Phoebe also had a long awaited bone marrow aspiration today. We have now been on this study drug for one full 28 day cycle. When we began the study, Phoebe had about 60% disease in her bone marrow. We don't have enough results to have a definite answer, but when the doctors were able to "glimpse" Phoebe's bone marrow under the microscope at the end of the day, they saw blasts. Blasts can mean leukemia but in a perfect world they can also mean recovering cells. Today, they saw about 60% blasts in Phoebe's bone marrow. I am hopeful and I am an optimist, but the chance that all of those are recovering cells, I would think, is extremely unlikely. Not impossible, but unlikely. 
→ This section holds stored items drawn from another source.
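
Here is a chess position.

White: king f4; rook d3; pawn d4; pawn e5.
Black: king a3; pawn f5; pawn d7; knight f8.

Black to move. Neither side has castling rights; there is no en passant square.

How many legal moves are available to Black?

4

Black to move; king on a3.
In check: yes, from the white rook on d3.
Legal moves: Kb4, Ka4, Kb2, Ka2.
Count: 4.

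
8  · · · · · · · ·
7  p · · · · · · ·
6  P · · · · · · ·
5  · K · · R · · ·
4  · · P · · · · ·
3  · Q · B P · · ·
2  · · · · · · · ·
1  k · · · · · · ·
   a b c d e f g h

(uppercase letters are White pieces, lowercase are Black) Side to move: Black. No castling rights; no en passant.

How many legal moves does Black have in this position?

Black to move; king on a1.
In check: no.
Legal moves: none.
Count: 0.

0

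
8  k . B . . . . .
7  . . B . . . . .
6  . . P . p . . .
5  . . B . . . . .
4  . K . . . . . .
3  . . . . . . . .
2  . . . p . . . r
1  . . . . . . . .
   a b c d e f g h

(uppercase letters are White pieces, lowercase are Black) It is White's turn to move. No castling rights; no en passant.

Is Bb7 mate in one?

After Bb7: black king on a8; in check: yes, from the white bishop on b7.
King squares — a7: attacked by Bc5; b7: attacked by Pc6; b8: attacked by Bc7.
Black has no legal moves → checkmate.

yes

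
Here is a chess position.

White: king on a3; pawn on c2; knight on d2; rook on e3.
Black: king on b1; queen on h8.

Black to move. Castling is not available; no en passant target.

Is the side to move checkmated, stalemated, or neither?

neither

Black to move; black king on b1.
In check: yes, from the white knight on d2.
King squares — a1: available; c1: available; a2: attacked by Ka3; b2: attacked by Ka3; c2: available.
Legal moves for Black: Kxc2, Kc1, Ka1.
Black is in check but has 3 legal moves → neither.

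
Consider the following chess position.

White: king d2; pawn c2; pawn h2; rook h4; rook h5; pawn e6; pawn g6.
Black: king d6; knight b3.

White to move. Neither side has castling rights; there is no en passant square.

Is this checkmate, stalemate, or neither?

White to move; white king on d2.
In check: yes, from the black knight on b3.
King squares — c1: attacked by Nb3; d1: available; e1: available; c2: own pawn; e2: available; c3: available; d3: available; e3: available.
Legal moves for White: Ke3, Kd3, Kc3, Ke2, Ke1, Kd1, cxb3.
White is in check but has 7 legal moves → neither.

neither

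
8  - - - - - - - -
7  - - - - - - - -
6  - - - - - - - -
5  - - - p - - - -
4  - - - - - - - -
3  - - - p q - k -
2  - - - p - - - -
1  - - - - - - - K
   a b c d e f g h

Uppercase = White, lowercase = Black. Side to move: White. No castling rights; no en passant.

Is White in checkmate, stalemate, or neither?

White to move; white king on h1.
In check: no.
King squares — g1: attacked by Qe3; g2: attacked by Kg3; h2: attacked by Kg3.
Legal moves for White: none.
Not in check and no legal moves → stalemate.

stalemate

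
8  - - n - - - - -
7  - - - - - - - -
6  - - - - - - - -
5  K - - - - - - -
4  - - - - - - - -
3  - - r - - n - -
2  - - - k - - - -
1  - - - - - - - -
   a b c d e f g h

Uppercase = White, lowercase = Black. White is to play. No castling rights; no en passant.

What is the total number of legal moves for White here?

White to move; king on a5.
In check: no.
Legal moves: Ka6, Kb5, Kb4, Ka4.
Count: 4.

4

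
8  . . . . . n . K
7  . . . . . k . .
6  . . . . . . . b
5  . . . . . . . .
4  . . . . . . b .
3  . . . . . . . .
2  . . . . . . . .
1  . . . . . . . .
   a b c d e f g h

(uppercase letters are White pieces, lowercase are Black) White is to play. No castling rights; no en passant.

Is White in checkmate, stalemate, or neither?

stalemate

White to move; white king on h8.
In check: no.
King squares — g7: attacked by Bh6; h7: attacked by Nf8; g8: attacked by Kf7.
Legal moves for White: none.
Not in check and no legal moves → stalemate.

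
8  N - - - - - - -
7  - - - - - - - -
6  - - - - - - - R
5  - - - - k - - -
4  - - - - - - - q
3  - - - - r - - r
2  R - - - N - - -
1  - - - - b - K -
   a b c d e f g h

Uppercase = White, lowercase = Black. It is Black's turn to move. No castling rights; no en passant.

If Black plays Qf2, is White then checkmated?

yes

After Qf2: white king on g1; in check: yes, from the black queen on f2.
King squares — f1: attacked by Qf2; h1: attacked by Rh3; f2: attacked by Be1; g2: attacked by Qf2; h2: attacked by Qf2.
White has no legal moves → checkmate.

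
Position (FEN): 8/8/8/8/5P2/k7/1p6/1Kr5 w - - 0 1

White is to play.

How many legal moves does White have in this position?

White to move; king on b1.
In check: yes, from the black rook on c1.
Legal moves: none.
Count: 0.

0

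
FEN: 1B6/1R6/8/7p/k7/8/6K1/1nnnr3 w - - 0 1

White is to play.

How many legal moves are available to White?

24

White to move; king on g2.
In check: no.
Legal moves: Bc7, Ba7, Bd6, Be5, Bf4, Bg3, Bh2, Rh7, Rg7, Rf7, Re7, Rd7, Rc7, Ra7+, Rb6, Rb5, Rb4+, Rb3, Rb2, Rxb1, Kh3, Kg3, Kf3, Kh2.
Count: 24.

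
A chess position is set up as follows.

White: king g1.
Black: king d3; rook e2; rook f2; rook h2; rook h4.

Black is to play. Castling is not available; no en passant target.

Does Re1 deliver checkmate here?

After Re1: white king on g1; in check: yes, from the black rook on e1.
King squares — f1: attacked by Re1; h1: attacked by Re1; f2: attacked by Rh2; g2: attacked by Rf2; h2: attacked by Rf2.
White has no legal moves → checkmate.

yes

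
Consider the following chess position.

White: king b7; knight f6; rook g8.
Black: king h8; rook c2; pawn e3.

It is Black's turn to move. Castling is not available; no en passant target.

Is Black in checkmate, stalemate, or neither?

Black to move; black king on h8.
In check: yes, from the white rook on g8.
King squares — g7: attacked by Rg8; h7: attacked by Nf6; g8: attacked by Nf6.
Legal moves for Black: none.
In check with no legal moves → checkmate.

checkmate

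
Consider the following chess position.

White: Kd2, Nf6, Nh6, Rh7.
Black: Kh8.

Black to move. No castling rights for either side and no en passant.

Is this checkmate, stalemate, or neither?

checkmate

Black to move; black king on h8.
In check: yes, from the white rook on h7.
King squares — g7: attacked by Rh7; h7: attacked by Nf6; g8: attacked by Nf6.
Legal moves for Black: none.
In check with no legal moves → checkmate.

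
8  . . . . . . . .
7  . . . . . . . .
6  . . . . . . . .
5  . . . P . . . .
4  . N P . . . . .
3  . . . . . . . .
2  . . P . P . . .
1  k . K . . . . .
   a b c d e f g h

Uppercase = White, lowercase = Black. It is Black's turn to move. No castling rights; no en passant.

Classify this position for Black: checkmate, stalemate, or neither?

Black to move; black king on a1.
In check: no.
King squares — b1: attacked by Kc1; a2: attacked by Nb4; b2: attacked by Kc1.
Legal moves for Black: none.
Not in check and no legal moves → stalemate.

stalemate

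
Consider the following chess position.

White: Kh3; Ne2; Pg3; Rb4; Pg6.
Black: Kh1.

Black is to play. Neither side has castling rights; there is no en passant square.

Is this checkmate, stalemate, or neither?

stalemate

Black to move; black king on h1.
In check: no.
King squares — g1: attacked by Ne2; g2: attacked by Kh3; h2: attacked by Kh3.
Legal moves for Black: none.
Not in check and no legal moves → stalemate.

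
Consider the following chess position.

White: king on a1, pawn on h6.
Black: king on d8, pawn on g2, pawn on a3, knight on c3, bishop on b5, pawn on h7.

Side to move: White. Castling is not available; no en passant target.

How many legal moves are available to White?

0

White to move; king on a1.
In check: no.
Legal moves: none.
Count: 0.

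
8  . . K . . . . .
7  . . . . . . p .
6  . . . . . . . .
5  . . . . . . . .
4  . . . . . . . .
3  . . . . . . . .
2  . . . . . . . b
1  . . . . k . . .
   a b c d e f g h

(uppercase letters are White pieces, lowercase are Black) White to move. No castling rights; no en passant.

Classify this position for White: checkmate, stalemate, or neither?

White to move; white king on c8.
In check: no.
Legal moves for White: Kd8, Kd7, Kb7.
White has 3 legal moves and is not in check → neither.

neither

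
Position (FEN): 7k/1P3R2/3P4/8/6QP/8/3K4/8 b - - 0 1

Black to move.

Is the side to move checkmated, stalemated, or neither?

stalemate

Black to move; black king on h8.
In check: no.
King squares — g7: attacked by Qg4; h7: attacked by Rf7; g8: attacked by Qg4.
Legal moves for Black: none.
Not in check and no legal moves → stalemate.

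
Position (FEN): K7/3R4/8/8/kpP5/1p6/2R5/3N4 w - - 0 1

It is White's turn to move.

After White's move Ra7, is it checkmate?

yes

After Ra7: black king on a4; in check: yes, from the white rook on a7.
King squares — a3: attacked by Ra7; b3: own pawn; b4: own pawn; a5: attacked by Ra7; b5: attacked by Pc4.
Black has no legal moves → checkmate.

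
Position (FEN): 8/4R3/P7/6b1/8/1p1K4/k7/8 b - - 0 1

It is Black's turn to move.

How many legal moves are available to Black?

13

Black to move; king on a2.
In check: no.
Legal moves: Bxe7, Bh6, Bf6, Bh4, Bf4, Be3, Bd2, Bc1, Ka3, Kb2, Kb1, Ka1, b2.
Count: 13.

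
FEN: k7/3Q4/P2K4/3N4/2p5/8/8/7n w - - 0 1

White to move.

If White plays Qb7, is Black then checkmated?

After Qb7: black king on a8; in check: yes, from the white queen on b7.
King squares — a7: attacked by Qb7; b7: attacked by Pa6; b8: attacked by Qb7.
Black has no legal moves → checkmate.

yes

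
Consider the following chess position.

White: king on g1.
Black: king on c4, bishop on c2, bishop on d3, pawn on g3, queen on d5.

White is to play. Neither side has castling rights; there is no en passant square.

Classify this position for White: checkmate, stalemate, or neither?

stalemate

White to move; white king on g1.
In check: no.
King squares — f1: attacked by Bd3; h1: attacked by Qd5; f2: attacked by Pg3; g2: attacked by Qd5; h2: attacked by Pg3.
Legal moves for White: none.
Not in check and no legal moves → stalemate.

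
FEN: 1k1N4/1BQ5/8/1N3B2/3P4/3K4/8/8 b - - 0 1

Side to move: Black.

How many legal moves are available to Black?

0

Black to move; king on b8.
In check: yes, from the white queen on c7.
Legal moves: none.
Count: 0.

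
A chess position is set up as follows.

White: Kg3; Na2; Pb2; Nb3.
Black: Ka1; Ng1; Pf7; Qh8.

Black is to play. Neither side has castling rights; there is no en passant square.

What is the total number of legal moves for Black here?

3

Black to move; king on a1.
In check: yes, from the white knight on b3.
Legal moves: Kxb2, Kxa2, Kb1.
Count: 3.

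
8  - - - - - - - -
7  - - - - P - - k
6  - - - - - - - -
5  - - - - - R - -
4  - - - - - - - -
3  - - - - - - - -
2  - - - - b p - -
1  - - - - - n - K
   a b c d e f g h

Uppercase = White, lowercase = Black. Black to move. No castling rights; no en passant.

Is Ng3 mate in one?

no

After Ng3: white king on h1; in check: yes, from the black knight on g3.
White has 2 legal replies: Kh2, Kg2.
In check but a legal move exists → not checkmate.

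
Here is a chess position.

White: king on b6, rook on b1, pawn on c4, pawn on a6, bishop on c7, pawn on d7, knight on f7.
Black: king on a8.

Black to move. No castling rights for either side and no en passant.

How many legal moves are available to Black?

Black to move; king on a8.
In check: no.
Legal moves: none.
Count: 0.

0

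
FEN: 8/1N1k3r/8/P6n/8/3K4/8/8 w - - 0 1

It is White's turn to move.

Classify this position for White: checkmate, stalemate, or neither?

neither

White to move; white king on d3.
In check: no.
Legal moves for White: Nd8, Nd6, Nc5+, Ke4, Kd4, Kc4, Ke3, Kc3, Ke2, Kd2, Kc2, a6.
White has 12 legal moves and is not in check → neither.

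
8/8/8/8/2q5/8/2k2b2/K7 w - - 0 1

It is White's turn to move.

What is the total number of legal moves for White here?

White to move; king on a1.
In check: no.
Legal moves: none.
Count: 0.

0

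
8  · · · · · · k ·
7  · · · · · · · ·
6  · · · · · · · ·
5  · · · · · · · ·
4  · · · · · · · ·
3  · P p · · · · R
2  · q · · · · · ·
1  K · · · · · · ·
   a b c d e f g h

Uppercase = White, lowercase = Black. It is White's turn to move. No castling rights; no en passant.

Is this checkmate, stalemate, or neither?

White to move; white king on a1.
In check: yes, from the black queen on b2.
King squares — b1: attacked by Qb2; a2: attacked by Qb2; b2: attacked by Pc3.
Legal moves for White: none.
In check with no legal moves → checkmate.

checkmate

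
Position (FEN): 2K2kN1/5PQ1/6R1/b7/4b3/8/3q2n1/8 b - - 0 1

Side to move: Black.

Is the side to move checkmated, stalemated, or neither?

checkmate

Black to move; black king on f8.
In check: yes, from the white queen on g7.
King squares — e7: attacked by Ng8; f7: attacked by Qg7; g7: attacked by Rg6; e8: attacked by Pf7; g8: attacked by Pf7.
Legal moves for Black: none.
In check with no legal moves → checkmate.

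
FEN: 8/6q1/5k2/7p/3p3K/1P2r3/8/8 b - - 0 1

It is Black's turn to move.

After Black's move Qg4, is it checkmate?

After Qg4: white king on h4; in check: yes, from the black queen on g4.
King squares — g3: attacked by Re3; h3: attacked by Re3; g4: attacked by Ph5; g5: attacked by Qg4; h5: attacked by Qg4.
White has no legal moves → checkmate.

yes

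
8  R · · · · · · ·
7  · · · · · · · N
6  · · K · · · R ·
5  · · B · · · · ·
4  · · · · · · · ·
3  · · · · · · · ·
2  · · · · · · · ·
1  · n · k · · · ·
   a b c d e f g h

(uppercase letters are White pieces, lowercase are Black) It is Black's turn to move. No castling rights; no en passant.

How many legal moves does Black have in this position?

8

Black to move; king on d1.
In check: no.
Legal moves: Ke2, Kd2, Kc2, Ke1, Kc1, Nc3, Na3, Nd2.
Count: 8.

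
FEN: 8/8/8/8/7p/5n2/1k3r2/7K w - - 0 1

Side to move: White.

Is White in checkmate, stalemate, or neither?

White to move; white king on h1.
In check: no.
King squares — g1: attacked by Nf3; g2: attacked by Rf2; h2: attacked by Rf2.
Legal moves for White: none.
Not in check and no legal moves → stalemate.

stalemate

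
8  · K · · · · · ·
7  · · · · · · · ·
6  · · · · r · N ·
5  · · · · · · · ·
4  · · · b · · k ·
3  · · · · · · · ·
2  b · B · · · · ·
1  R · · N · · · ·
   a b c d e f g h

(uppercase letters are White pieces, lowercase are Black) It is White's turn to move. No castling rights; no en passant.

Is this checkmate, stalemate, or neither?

White to move; white king on b8.
In check: no.
Legal moves for White include: Kc8, Ka8, Kc7, Kb7, Nh8, Nf8, Ne7, Ne5+, Nh4, Nf4, Bf5+, Be4, Ba4, Bd3, Bb3, Bb1, Ne3+, Nc3, ... (list truncated; more exist).
White has legal moves and is not in check → neither.

neither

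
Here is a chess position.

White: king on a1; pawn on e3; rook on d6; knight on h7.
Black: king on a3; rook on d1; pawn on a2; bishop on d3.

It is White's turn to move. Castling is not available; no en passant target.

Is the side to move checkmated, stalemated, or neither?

checkmate

White to move; white king on a1.
In check: yes, from the black rook on d1.
King squares — b1: attacked by Rd1; a2: attacked by Ka3; b2: attacked by Ka3.
Legal moves for White: none.
In check with no legal moves → checkmate.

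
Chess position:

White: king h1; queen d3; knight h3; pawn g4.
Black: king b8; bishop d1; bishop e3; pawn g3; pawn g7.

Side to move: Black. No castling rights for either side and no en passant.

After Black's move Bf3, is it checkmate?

yes

After Bf3: white king on h1; in check: yes, from the black bishop on f3.
King squares — g1: attacked by Be3; g2: attacked by Bf3; h2: attacked by Pg3.
White has no legal moves → checkmate.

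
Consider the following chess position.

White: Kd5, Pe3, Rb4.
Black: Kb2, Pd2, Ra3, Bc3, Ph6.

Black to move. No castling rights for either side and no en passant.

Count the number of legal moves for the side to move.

Black to move; king on b2.
In check: yes, from the white rook on b4.
Legal moves: Kc2, Ka2, Kc1, Ka1, Bxb4, Rb3.
Count: 6.

6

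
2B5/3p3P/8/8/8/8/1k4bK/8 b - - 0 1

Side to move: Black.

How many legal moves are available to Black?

Black to move; king on b2.
In check: no.
Legal moves: Ba8, Bb7, Bc6, Bd5, Be4, Bh3, Bf3, Bh1, Bf1, Kc3, Kb3, Ka3, Kc2, Ka2, Kc1, Kb1, Ka1, d6, d5.
Count: 19.

19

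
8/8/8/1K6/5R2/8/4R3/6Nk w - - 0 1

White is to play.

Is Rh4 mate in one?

no

After Rh4: black king on h1; in check: yes, from the white rook on h4.
Black has 1 legal reply: Kxg1.
In check but a legal move exists → not checkmate.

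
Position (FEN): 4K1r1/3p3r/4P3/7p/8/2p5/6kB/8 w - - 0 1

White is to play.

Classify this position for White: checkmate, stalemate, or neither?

White to move; white king on e8.
In check: yes, from the black rook on g8.
King squares — d7: attacked by Rh7; e7: attacked by Rh7; f7: attacked by Rh7; d8: attacked by Rg8; f8: attacked by Rg8.
Legal moves for White: none.
In check with no legal moves → checkmate.

checkmate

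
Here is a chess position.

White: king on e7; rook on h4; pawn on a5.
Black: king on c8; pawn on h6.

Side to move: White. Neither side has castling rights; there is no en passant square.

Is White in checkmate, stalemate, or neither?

White to move; white king on e7.
In check: no.
Legal moves for White include: Kf8, Ke8, Kf7, Kf6, Ke6, Kd6, Rxh6, Rh5, Rg4, Rf4, Re4, Rd4, Rc4+, Rb4, Ra4, Rh3, Rh2, Rh1, ... (list truncated; more exist).
White has legal moves and is not in check → neither.

neither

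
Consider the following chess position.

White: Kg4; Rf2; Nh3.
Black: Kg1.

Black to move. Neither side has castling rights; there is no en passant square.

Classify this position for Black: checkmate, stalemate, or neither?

neither

Black to move; black king on g1.
In check: yes, from the white knight on h3.
Legal moves for Black: Kh1.
Black is in check but has 1 legal move → neither.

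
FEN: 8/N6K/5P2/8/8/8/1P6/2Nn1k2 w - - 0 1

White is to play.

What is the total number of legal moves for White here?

White to move; king on h7.
In check: no.
Legal moves: Kh8, Kg8, Kg7, Kh6, Kg6, Nc8, Nc6, Nb5, Nd3, Nb3, Ne2, Na2, f7, b3, b4.
Count: 15.

15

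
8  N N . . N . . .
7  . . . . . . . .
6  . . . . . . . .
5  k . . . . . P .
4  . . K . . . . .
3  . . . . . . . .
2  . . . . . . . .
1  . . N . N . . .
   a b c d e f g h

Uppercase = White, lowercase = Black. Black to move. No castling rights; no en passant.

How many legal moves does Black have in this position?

1

Black to move; king on a5.
In check: no.
Legal moves: Ka4.
Count: 1.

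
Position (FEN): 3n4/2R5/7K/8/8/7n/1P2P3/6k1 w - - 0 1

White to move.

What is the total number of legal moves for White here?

22

White to move; king on h6.
In check: no.
Legal moves: Rc8, Rh7, Rg7+, Rf7, Re7, Rd7, Rb7, Ra7, Rc6, Rc5, Rc4, Rc3, Rc2, Rc1+, Kh7, Kg7, Kg6, Kh5, e3, b3, e4, b4.
Count: 22.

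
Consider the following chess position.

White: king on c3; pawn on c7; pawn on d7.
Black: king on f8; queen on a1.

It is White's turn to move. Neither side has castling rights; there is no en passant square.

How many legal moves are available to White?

6

White to move; king on c3.
In check: yes, from the black queen on a1.
Legal moves: Kc4, Kb4, Kd3, Kb3, Kd2, Kc2.
Count: 6.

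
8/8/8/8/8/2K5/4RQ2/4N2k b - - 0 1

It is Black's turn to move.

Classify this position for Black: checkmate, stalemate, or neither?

stalemate

Black to move; black king on h1.
In check: no.
King squares — g1: attacked by Qf2; g2: attacked by Ne1; h2: attacked by Qf2.
Legal moves for Black: none.
Not in check and no legal moves → stalemate.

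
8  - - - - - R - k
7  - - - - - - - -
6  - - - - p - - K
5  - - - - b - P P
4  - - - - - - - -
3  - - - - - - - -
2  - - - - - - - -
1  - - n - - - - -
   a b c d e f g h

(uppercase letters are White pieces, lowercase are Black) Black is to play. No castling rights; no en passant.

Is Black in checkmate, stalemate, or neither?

Black to move; black king on h8.
In check: yes, from the white rook on f8.
King squares — g7: attacked by Kh6; h7: attacked by Kh6; g8: attacked by Rf8.
Legal moves for Black: none.
In check with no legal moves → checkmate.

checkmate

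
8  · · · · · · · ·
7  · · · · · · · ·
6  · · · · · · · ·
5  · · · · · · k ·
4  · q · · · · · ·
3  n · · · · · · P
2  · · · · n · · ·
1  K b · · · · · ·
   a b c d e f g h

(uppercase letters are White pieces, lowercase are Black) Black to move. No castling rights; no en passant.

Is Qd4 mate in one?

yes

After Qd4: white king on a1; in check: yes, from the black queen on d4.
King squares — b1: attacked by Na3; a2: attacked by Bb1; b2: attacked by Qd4.
White has no legal moves → checkmate.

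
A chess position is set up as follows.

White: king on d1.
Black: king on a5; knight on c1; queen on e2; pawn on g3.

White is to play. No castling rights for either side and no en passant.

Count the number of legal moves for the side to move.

White to move; king on d1.
In check: yes, from the black queen on e2.
Legal moves: Kxc1.
Count: 1.

1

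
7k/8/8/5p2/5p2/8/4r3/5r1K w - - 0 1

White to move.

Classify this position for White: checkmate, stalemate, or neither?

White to move; white king on h1.
In check: yes, from the black rook on f1.
King squares — g1: attacked by Rf1; g2: attacked by Re2; h2: attacked by Re2.
Legal moves for White: none.
In check with no legal moves → checkmate.

checkmate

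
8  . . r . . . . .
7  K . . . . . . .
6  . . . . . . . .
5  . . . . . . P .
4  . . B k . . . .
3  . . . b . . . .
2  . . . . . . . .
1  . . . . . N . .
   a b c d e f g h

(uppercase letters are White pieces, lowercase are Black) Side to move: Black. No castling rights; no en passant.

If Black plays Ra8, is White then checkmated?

no

After Ra8: white king on a7; in check: yes, from the black rook on a8.
White has 3 legal replies: Kxa8, Kb7, Kb6.
In check but a legal move exists → not checkmate.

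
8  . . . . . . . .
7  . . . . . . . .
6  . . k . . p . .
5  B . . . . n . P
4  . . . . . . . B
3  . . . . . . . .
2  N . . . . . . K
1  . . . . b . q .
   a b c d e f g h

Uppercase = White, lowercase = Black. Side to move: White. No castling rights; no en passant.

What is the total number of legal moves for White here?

White to move; king on h2.
In check: yes, from the black queen on g1.
Legal moves: Kh3, Kxg1.
Count: 2.

2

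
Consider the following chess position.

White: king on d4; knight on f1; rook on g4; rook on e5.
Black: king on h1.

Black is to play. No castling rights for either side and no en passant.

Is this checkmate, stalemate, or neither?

stalemate

Black to move; black king on h1.
In check: no.
King squares — g1: attacked by Rg4; g2: attacked by Rg4; h2: attacked by Nf1.
Legal moves for Black: none.
Not in check and no legal moves → stalemate.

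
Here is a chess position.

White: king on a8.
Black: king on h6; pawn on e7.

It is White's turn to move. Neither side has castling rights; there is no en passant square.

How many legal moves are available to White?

3

White to move; king on a8.
In check: no.
Legal moves: Kb8, Kb7, Ka7.
Count: 3.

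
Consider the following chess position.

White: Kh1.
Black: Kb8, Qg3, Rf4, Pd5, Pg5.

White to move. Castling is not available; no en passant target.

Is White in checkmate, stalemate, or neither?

stalemate

White to move; white king on h1.
In check: no.
King squares — g1: attacked by Qg3; g2: attacked by Qg3; h2: attacked by Qg3.
Legal moves for White: none.
Not in check and no legal moves → stalemate.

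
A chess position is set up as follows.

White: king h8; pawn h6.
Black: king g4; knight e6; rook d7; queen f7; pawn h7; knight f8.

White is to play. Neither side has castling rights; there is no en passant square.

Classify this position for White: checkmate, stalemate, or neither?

stalemate

White to move; white king on h8.
In check: no.
King squares — g7: attacked by Ne6; h7: attacked by Qf7; g8: attacked by Qf7.
Legal moves for White: none.
Not in check and no legal moves → stalemate.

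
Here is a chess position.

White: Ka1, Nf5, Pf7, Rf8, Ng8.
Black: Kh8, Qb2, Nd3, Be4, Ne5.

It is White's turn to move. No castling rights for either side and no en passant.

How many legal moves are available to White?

White to move; king on a1.
In check: yes, from the black queen on b2.
Legal moves: none.
Count: 0.

0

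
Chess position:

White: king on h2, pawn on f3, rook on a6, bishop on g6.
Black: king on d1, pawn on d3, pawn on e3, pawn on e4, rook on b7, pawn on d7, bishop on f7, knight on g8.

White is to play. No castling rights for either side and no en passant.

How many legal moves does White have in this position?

White to move; king on h2.
In check: no.
Legal moves: Bh7, Bxf7, Bh5, Bf5, Bxe4, Ra8, Ra7, Rf6, Re6, Rd6, Rc6, Rb6, Ra5, Ra4, Ra3, Ra2, Ra1+, Kh3, Kg3, Kg2, Kh1, Kg1, fxe4, f4.
Count: 24.

24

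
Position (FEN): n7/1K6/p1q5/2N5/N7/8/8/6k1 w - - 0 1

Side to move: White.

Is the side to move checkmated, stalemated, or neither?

neither

White to move; white king on b7.
In check: yes, from the black queen on c6.
Legal moves for White: Kb8, Ka7, Kxc6.
White is in check but has 3 legal moves → neither.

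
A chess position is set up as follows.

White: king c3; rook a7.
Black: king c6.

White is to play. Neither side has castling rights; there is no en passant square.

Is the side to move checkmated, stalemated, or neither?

White to move; white king on c3.
In check: no.
Legal moves for White include: Ra8, Rh7, Rg7, Rf7, Re7, Rd7, Rc7+, Rb7, Ra6+, Ra5, Ra4, Ra3, Ra2, Ra1, Kd4, Kc4, Kb4, Kd3, ... (list truncated; more exist).
White has legal moves and is not in check → neither.

neither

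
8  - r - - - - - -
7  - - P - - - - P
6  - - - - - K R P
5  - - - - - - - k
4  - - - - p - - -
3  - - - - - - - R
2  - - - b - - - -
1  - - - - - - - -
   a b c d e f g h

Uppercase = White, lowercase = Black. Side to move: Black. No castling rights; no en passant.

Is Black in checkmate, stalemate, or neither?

checkmate

Black to move; black king on h5.
In check: yes, from the white rook on h3.
King squares — g4: attacked by Rg6; h4: attacked by Rh3; g5: attacked by Kf6; g6: attacked by Kf6; h6: attacked by Rh3.
Legal moves for Black: none.
In check with no legal moves → checkmate.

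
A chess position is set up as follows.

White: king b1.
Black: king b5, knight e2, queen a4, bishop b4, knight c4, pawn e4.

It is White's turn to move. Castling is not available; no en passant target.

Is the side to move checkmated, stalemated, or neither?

stalemate

White to move; white king on b1.
In check: no.
King squares — a1: attacked by Qa4; c1: attacked by Ne2; a2: attacked by Qa4; b2: attacked by Nc4; c2: attacked by Qa4.
Legal moves for White: none.
Not in check and no legal moves → stalemate.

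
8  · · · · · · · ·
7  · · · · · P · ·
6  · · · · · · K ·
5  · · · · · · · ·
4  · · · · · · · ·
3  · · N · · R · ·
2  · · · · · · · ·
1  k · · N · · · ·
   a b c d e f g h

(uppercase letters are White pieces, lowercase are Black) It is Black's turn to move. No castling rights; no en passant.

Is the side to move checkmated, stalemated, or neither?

stalemate

Black to move; black king on a1.
In check: no.
King squares — b1: attacked by Nc3; a2: attacked by Nc3; b2: attacked by Nd1.
Legal moves for Black: none.
Not in check and no legal moves → stalemate.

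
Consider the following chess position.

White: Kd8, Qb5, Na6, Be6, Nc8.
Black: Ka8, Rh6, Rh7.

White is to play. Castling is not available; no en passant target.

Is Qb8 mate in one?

After Qb8: black king on a8; in check: yes, from the white queen on b8.
King squares — a7: attacked by Qb8; b7: attacked by Qb8; b8: attacked by Na6.
Black has no legal moves → checkmate.

yes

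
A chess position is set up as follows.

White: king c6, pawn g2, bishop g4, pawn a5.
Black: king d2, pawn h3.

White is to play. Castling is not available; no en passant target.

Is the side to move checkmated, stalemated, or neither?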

We will know more tomorrow. 

Right now we know very little. We know that despite what Phoebe looks like on paper, she is still feisty and full of energy and spunk. We know that Phoebe has been on this experimental drug for a month and that while this drug may not have moved us further ahead in our search for a cure, it has not moved us any farther behind. It has given us time and without it I am certain that we would be seeing much more than 60% blasts. If we do in fact have 60% leukemic blasts, well, we have no more than what we started with and the time we have spent in Denver although it has been incredibly stressful, has also brought us joy and beauty and peace. 

We have climbed to the top of mountains to see views that have literally taken our breath away, we have walked through red rocks to see ancient fossils of dinosaur footprints, we have gone for long walks in search of bunnies and new parks, we have seen things we would never have seen at home and we have made the most of our time here. 

We will know more tomorrow.

Thank-you, to all of you, for continuing on this journey with us, please keep our sweet and feisty Phoebe in your prayers.